Contratação temporária no serviço público tem caráter excepcional

15/03/2017

Categoria: Notícia

Foto Contratação temporária no serviço público tem caráter excepcional

As leis complementares do Espírito Santo 559/2010 e 772/2014, que autorizam a contratação temporária de pessoal na área da saúde em caso de urgência, estão sendo questionadas pela Procuradoria-Geral da República. Segundo o procurador-geral, Rodrigo Janot, as normas são inconstitucionais porque esses contratos de trabalho só se justificam para funções de natureza transitória.

A Ação Direta de Inconstitucionalidade 5.664 é relatada pelo ministro Marco Aurélio. Ele, inclusive, já determinou que o julgamento ocorra diretamente no Plenário, sem análise de liminar. Ao todo, segundo consta nos autos, mais de 2 mil pessoas serão afetadas.

A Lei Complementar 559/2010 autoriza o Poder Executivo a fazer contratação temporária de agentes socioeducativos e técnicos de nível superior para o Instituto de Atendimento Socioeducativo do Espírito Santo (Iases). Já a Lei Complementar 772/2014 permite ao Executivo a contratação temporária para atender a necessidades urgentes do Iases.

Para Janot, as normas afrontam os artigos 37 (incisos II e IX) e 39 (caput), da Constituição Federal. “As leis complementares capixabas preveem preenchimento de postos de trabalho de natureza técnica e permanente por meio de emprego público, por contrato, ao amparo das regras da CLT, sem que tenha havido demonstração da necessidade dessa modalidade”, afirma a ADI.

Janot diz que, desde 2004, o Espírito Santo edita normas autorizando esse gênero de contratação sem elaborar edital convocatório de concurso para preenchimento permanente desses cargos, que têm natureza perene e demandam provimento efetivo.
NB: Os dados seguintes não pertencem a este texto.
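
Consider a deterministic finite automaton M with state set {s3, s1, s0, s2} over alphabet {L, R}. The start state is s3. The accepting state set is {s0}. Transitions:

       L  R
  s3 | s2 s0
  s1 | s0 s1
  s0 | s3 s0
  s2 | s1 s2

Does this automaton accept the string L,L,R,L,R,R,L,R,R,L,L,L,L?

Trace: s3 -L-> s2 -L-> s1 -R-> s1 -L-> s0 -R-> s0 -R-> s0 -L-> s3 -R-> s0 -R-> s0 -L-> s3 -L-> s2 -L-> s1 -L-> s0
End state s0 is accepting.

Yes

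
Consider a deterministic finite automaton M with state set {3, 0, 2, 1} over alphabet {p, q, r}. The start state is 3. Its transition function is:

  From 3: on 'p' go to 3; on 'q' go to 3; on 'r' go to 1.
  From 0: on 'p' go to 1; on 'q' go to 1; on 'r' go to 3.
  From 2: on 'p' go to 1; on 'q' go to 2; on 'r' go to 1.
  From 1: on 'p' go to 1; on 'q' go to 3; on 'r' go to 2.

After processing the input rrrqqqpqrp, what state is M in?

1

start at 3
read 'r': 3 → 1
read 'r': 1 → 2
read 'r': 2 → 1
read 'q': 1 → 3
read 'q': 3 → 3
read 'q': 3 → 3
read 'p': 3 → 3
read 'q': 3 → 3
read 'r': 3 → 1
read 'p': 1 → 1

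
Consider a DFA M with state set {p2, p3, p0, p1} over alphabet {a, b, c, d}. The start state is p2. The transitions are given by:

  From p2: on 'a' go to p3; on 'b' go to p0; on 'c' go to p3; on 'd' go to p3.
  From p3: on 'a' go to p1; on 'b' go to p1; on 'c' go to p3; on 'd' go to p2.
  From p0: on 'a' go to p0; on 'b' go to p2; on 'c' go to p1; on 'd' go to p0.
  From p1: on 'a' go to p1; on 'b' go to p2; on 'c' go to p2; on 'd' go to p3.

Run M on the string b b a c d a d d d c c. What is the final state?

p2 → p0 → p2 → p3 → p3 → p2 → p3 → p2 → p3 → p2 → p3 → p3

p3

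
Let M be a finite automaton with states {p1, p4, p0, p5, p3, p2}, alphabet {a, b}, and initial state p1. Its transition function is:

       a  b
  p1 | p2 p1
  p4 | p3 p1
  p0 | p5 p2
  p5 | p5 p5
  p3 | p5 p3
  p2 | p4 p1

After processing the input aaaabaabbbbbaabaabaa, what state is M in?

p5

p1 → p2 → p4 → p3 → p5 → p5 → p5 → p5 → p5 → p5 → p5 → p5 → p5 → p5 → p5 → p5 → p5 → p5 → p5 → p5 → p5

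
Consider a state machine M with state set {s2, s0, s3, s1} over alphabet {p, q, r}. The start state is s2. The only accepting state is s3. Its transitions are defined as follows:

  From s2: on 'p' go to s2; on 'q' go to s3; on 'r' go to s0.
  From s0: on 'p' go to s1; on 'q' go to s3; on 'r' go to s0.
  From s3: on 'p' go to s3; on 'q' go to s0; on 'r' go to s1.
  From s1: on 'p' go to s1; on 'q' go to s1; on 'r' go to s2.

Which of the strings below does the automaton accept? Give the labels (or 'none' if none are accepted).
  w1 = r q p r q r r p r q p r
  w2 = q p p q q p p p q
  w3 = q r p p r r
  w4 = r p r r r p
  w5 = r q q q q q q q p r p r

none

w1: Trace: s2 -r-> s0 -q-> s3 -p-> s3 -r-> s1 -q-> s1 -r-> s2 -r-> s0 -p-> s1 -r-> s2 -q-> s3 -p-> s3 -r-> s1  → end s1, rejected
w2: Trace: s2 -q-> s3 -p-> s3 -p-> s3 -q-> s0 -q-> s3 -p-> s3 -p-> s3 -p-> s3 -q-> s0  → end s0, rejected
w3: Trace: s2 -q-> s3 -r-> s1 -p-> s1 -p-> s1 -r-> s2 -r-> s0  → end s0, rejected
w4: Trace: s2 -r-> s0 -p-> s1 -r-> s2 -r-> s0 -r-> s0 -p-> s1  → end s1, rejected
w5: Trace: s2 -r-> s0 -q-> s3 -q-> s0 -q-> s3 -q-> s0 -q-> s3 -q-> s0 -q-> s3 -p-> s3 -r-> s1 -p-> s1 -r-> s2  → end s2, rejected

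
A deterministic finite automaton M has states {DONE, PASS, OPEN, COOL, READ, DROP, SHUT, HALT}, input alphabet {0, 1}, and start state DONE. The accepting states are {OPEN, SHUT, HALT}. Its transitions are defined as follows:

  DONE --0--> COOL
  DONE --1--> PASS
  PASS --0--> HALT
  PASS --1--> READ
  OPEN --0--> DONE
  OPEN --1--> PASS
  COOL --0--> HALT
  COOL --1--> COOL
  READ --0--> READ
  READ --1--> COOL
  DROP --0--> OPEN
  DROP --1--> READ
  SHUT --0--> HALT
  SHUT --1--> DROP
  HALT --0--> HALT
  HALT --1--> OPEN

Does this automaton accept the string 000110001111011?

Trace: DONE -0-> COOL -0-> HALT -0-> HALT -1-> OPEN -1-> PASS -0-> HALT -0-> HALT -0-> HALT -1-> OPEN -1-> PASS -1-> READ -1-> COOL -0-> HALT -1-> OPEN -1-> PASS
End state PASS is not accepting.

No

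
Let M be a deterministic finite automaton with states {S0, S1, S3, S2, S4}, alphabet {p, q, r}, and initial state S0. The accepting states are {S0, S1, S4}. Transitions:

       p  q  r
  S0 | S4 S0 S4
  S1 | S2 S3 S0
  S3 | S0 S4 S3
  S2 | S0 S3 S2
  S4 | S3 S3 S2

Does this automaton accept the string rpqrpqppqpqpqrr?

start at S0
read 'r': S0 → S4
read 'p': S4 → S3
read 'q': S3 → S4
read 'r': S4 → S2
read 'p': S2 → S0
read 'q': S0 → S0
read 'p': S0 → S4
read 'p': S4 → S3
read 'q': S3 → S4
read 'p': S4 → S3
read 'q': S3 → S4
read 'p': S4 → S3
read 'q': S3 → S4
read 'r': S4 → S2
read 'r': S2 → S2
End state S2 is not accepting.

No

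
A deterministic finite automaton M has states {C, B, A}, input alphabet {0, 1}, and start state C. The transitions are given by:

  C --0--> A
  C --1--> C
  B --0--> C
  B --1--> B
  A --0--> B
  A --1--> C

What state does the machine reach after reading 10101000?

C

Trace: C -1-> C -0-> A -1-> C -0-> A -1-> C -0-> A -0-> B -0-> C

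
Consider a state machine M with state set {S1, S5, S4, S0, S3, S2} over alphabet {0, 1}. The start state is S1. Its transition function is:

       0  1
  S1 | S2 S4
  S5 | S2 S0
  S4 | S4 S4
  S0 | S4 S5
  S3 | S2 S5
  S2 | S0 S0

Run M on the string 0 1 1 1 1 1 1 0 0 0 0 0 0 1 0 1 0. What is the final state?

start at S1
read '0': S1 → S2
read '1': S2 → S0
read '1': S0 → S5
read '1': S5 → S0
read '1': S0 → S5
read '1': S5 → S0
read '1': S0 → S5
read '0': S5 → S2
read '0': S2 → S0
read '0': S0 → S4
read '0': S4 → S4
read '0': S4 → S4
read '0': S4 → S4
read '1': S4 → S4
read '0': S4 → S4
read '1': S4 → S4
read '0': S4 → S4

S4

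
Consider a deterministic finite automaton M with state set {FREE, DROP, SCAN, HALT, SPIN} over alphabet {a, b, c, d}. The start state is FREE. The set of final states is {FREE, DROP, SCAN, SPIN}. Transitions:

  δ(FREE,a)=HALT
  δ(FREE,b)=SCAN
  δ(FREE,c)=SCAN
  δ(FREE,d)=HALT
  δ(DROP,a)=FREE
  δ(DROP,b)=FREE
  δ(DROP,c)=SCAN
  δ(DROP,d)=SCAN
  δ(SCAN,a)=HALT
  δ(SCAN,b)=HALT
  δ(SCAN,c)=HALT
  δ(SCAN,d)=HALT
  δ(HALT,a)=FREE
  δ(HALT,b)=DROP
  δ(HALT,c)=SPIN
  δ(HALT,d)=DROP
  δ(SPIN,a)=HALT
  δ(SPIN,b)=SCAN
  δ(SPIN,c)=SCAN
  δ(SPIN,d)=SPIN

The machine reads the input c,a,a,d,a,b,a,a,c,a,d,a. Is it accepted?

Yes

Trace: FREE -c-> SCAN -a-> HALT -a-> FREE -d-> HALT -a-> FREE -b-> SCAN -a-> HALT -a-> FREE -c-> SCAN -a-> HALT -d-> DROP -a-> FREE
End state FREE is accepting.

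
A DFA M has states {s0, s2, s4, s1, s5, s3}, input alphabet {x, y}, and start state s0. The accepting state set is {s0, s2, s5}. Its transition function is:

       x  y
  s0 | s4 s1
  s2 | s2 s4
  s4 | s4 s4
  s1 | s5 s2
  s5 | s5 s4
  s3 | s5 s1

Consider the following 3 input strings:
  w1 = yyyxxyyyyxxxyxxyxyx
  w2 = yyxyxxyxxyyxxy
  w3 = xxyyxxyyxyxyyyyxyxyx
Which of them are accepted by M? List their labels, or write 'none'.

w1:
  start at s0
  read 'y': s0 → s1
  read 'y': s1 → s2
  read 'y': s2 → s4
  read 'x': s4 → s4
  read 'x': s4 → s4
  read 'y': s4 → s4
  read 'y': s4 → s4
  read 'y': s4 → s4
  read 'y': s4 → s4
  read 'x': s4 → s4
  read 'x': s4 → s4
  read 'x': s4 → s4
  read 'y': s4 → s4
  read 'x': s4 → s4
  read 'x': s4 → s4
  read 'y': s4 → s4
  read 'x': s4 → s4
  read 'y': s4 → s4
  read 'x': s4 → s4
  end s4, rejected
w2:
  start at s0
  read 'y': s0 → s1
  read 'y': s1 → s2
  read 'x': s2 → s2
  read 'y': s2 → s4
  read 'x': s4 → s4
  read 'x': s4 → s4
  read 'y': s4 → s4
  read 'x': s4 → s4
  read 'x': s4 → s4
  read 'y': s4 → s4
  read 'y': s4 → s4
  read 'x': s4 → s4
  read 'x': s4 → s4
  read 'y': s4 → s4
  end s4, rejected
w3:
  start at s0
  read 'x': s0 → s4
  read 'x': s4 → s4
  read 'y': s4 → s4
  read 'y': s4 → s4
  read 'x': s4 → s4
  read 'x': s4 → s4
  read 'y': s4 → s4
  read 'y': s4 → s4
  read 'x': s4 → s4
  read 'y': s4 → s4
  read 'x': s4 → s4
  read 'y': s4 → s4
  read 'y': s4 → s4
  read 'y': s4 → s4
  read 'y': s4 → s4
  read 'x': s4 → s4
  read 'y': s4 → s4
  read 'x': s4 → s4
  read 'y': s4 → s4
  read 'x': s4 → s4
  end s4, rejected

none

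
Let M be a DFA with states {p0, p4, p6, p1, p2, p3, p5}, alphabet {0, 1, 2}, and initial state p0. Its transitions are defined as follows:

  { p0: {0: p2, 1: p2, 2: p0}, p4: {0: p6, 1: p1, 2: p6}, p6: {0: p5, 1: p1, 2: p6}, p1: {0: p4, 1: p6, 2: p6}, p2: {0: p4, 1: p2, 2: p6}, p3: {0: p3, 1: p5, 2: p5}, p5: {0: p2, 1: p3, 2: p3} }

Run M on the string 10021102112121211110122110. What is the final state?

start at p0
read '1': p0 → p2
read '0': p2 → p4
read '0': p4 → p6
read '2': p6 → p6
read '1': p6 → p1
read '1': p1 → p6
read '0': p6 → p5
read '2': p5 → p3
read '1': p3 → p5
read '1': p5 → p3
read '2': p3 → p5
read '1': p5 → p3
read '2': p3 → p5
read '1': p5 → p3
read '2': p3 → p5
read '1': p5 → p3
read '1': p3 → p5
read '1': p5 → p3
read '1': p3 → p5
read '0': p5 → p2
read '1': p2 → p2
read '2': p2 → p6
read '2': p6 → p6
read '1': p6 → p1
read '1': p1 → p6
read '0': p6 → p5

p5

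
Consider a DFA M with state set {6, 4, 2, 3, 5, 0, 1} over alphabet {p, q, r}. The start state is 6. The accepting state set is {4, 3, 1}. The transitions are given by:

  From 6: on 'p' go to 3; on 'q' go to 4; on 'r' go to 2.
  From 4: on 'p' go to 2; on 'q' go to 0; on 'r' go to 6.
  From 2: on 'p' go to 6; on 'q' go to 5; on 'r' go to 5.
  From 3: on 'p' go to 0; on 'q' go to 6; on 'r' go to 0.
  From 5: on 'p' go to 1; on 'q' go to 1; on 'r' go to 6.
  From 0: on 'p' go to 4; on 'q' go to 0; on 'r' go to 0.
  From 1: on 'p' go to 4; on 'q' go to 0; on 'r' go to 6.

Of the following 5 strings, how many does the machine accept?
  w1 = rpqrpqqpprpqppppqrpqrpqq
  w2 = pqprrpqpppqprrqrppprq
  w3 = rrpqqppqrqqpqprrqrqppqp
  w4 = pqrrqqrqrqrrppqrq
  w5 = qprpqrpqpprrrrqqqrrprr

2

w1: Trace: 6 -r-> 2 -p-> 6 -q-> 4 -r-> 6 -p-> 3 -q-> 6 -q-> 4 -p-> 2 -p-> 6 -r-> 2 -p-> 6 -q-> 4 -p-> 2 -p-> 6 -p-> 3 -p-> 0 -q-> 0 -r-> 0 -p-> 4 -q-> 0 -r-> 0 -p-> 4 -q-> 0 -q-> 0  → end 0, rejected
w2: Trace: 6 -p-> 3 -q-> 6 -p-> 3 -r-> 0 -r-> 0 -p-> 4 -q-> 0 -p-> 4 -p-> 2 -p-> 6 -q-> 4 -p-> 2 -r-> 5 -r-> 6 -q-> 4 -r-> 6 -p-> 3 -p-> 0 -p-> 4 -r-> 6 -q-> 4  → end 4, accepted
w3: Trace: 6 -r-> 2 -r-> 5 -p-> 1 -q-> 0 -q-> 0 -p-> 4 -p-> 2 -q-> 5 -r-> 6 -q-> 4 -q-> 0 -p-> 4 -q-> 0 -p-> 4 -r-> 6 -r-> 2 -q-> 5 -r-> 6 -q-> 4 -p-> 2 -p-> 6 -q-> 4 -p-> 2  → end 2, rejected
w4: Trace: 6 -p-> 3 -q-> 6 -r-> 2 -r-> 5 -q-> 1 -q-> 0 -r-> 0 -q-> 0 -r-> 0 -q-> 0 -r-> 0 -r-> 0 -p-> 4 -p-> 2 -q-> 5 -r-> 6 -q-> 4  → end 4, accepted
w5: Trace: 6 -q-> 4 -p-> 2 -r-> 5 -p-> 1 -q-> 0 -r-> 0 -p-> 4 -q-> 0 -p-> 4 -p-> 2 -r-> 5 -r-> 6 -r-> 2 -r-> 5 -q-> 1 -q-> 0 -q-> 0 -r-> 0 -r-> 0 -p-> 4 -r-> 6 -r-> 2  → end 2, rejected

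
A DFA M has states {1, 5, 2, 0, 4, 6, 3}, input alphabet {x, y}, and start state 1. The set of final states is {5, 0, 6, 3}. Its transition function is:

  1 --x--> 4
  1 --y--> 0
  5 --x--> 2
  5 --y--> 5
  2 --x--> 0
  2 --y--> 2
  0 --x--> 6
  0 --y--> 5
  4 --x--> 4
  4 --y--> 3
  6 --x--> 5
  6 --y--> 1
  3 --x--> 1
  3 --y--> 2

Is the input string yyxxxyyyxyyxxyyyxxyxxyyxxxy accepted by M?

Trace: 1 -y-> 0 -y-> 5 -x-> 2 -x-> 0 -x-> 6 -y-> 1 -y-> 0 -y-> 5 -x-> 2 -y-> 2 -y-> 2 -x-> 0 -x-> 6 -y-> 1 -y-> 0 -y-> 5 -x-> 2 -x-> 0 -y-> 5 -x-> 2 -x-> 0 -y-> 5 -y-> 5 -x-> 2 -x-> 0 -x-> 6 -y-> 1
End state 1 is not accepting.

No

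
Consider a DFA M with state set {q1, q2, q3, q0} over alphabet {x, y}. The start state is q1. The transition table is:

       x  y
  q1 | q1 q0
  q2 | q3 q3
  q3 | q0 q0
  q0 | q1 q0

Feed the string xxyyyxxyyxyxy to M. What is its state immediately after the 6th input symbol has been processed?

start at q1
read 'x': q1 → q1
read 'x': q1 → q1
read 'y': q1 → q0
read 'y': q0 → q0
read 'y': q0 → q0
read 'x': q0 → q1
After 6 symbols: q1.

q1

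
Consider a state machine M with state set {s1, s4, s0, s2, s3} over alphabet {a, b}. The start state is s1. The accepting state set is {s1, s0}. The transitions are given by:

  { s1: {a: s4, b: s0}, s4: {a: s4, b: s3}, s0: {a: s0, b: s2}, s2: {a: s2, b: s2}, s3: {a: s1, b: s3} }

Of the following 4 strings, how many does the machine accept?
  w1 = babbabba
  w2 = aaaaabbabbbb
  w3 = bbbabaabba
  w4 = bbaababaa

w1: s1 → s0 → s0 → s2 → s2 → s2 → s2 → s2 → s2  → end s2, rejected
w2: s1 → s4 → s4 → s4 → s4 → s4 → s3 → s3 → s1 → s0 → s2 → s2 → s2  → end s2, rejected
w3: s1 → s0 → s2 → s2 → s2 → s2 → s2 → s2 → s2 → s2 → s2  → end s2, rejected
w4: s1 → s0 → s2 → s2 → s2 → s2 → s2 → s2 → s2 → s2  → end s2, rejected

0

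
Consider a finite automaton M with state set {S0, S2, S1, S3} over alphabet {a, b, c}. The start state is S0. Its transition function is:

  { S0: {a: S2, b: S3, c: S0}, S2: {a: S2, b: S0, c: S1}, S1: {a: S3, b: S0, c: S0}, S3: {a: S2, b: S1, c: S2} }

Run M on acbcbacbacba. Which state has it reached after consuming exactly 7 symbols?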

Argumenta ainda que não basta indicar, no texto da lei, que a contratação atenderá necessidade emergencial por excepcional interesse público.

“É indispensável que a necessidade na qual se baseie a norma se configure temporária, que os serviços contratados sejam indispensáveis e urgentes, que o prazo de contratação seja predeterminado, que os cargos estejam previstos em lei e que o interesse público seja excepcional”, enfatiza.

Segundo Janot, o próprio contexto fático em que foram editadas as leis impugnadas demonstra a inexistência do caráter transitório da contratação, por ausência de predeterminação de prazos e da excepcionalidade do serviço, mediante as reiteradas edições de atos para novas contratações. “As normas implicam clara burla da obrigatoriedade de concurso público, que, no caso, abrangeria mais de 2.000 vagas”, ressalta.

Por Lucas de Almeida (Cassel Ruzzarin Santos Rodrigues Advogados)

A Constituição Federal determina que a investidura em cargo ou emprego público depende de prévia aprovação em concurso público de provas ou de provas e títulos, a depender da natureza e da complexidade do cargo ou emprego em questão, na forma prevista em lei.

No entanto, a Constituição também prevê a hipótese de, tratando-se de necessidade temporária de excepcional interesse público, haver a contratação de pessoal por tempo determinado (art. 37, IX).

Com base nesse comando constitucional, a Procuradoria-Geral da República (PGR) ajuizou a ADI nº 5664 contra leis complementares do Estado do Espírito Santo, que permitem a contratação temporária de pessoal na área da saúde em casos de urgência.

Segundo a PGR, ainda que as normas questionadas autorizem a contratação “em casos de urgência”, a excepcionalidade não foi demonstrada, além de destacar que tais leis prevêem contratação para postos de trabalho de natureza técnica e permanente, razão pela qual desrespeitam o requisito do tempo determinado e burlam a obrigatoriedade de concurso público.